The South Carolina Court of Appeals this week sided once again with a state health department decision, upholding an earlier opinion that both Roper St. Francis and Trident Health can build hospitals in Berkeley County.
But it doesn’t mean the legal battle is over.
Both hospitals have been issued “Certificates of Need” by the S.C. Department of Health and Environmental Control to build the hospitals. Trident Health has contested the decision, arguing that the county can support only one hospital.
The S.C. Administrative Law Court and the state Court of Appeals have ruled — mostly recently on Wednesday — in favor of two new hospitals.
Trident Health spokeswoman Rebekah Faulk said the hospital system is “investigating our avenues for appealing this decision to the (state) Supreme Court.”
Trident Health operates a standalone emergency department in Moncks Corner. There isn’t an existing full-service hospital in Berkeley County.

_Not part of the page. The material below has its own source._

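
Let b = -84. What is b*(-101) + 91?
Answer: 8575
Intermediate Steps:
b*(-101) + 91 = -84*(-101) + 91 = 8484 + 91 = 8575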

Roper St. Francis CEO David Dunlap praised the Court of Appeals’ decision, calling on Trident Health to “stop the legal fighting.”
“We hope Trident chooses construction, new jobs and more accessible health care for Berkeley County, not wasteful litigation,” Dunlap said in a statement.
Meanwhile, the General Assembly is considering a bill that would eliminate South Carolina’s Certificate of Need program altogether.
The policy requires hospitals and health care providers to seek state approval before adding beds or buying expensive new equipment.
While Certificate of Need was originally conceived as a federal program to control health care costs and avoid duplication, critics of the policy, including Gov. Nikki Haley, argue that it stifles free market competition.
The bill, which would phase out Certificate of Need by 2018, passed the state House of Representatives last week.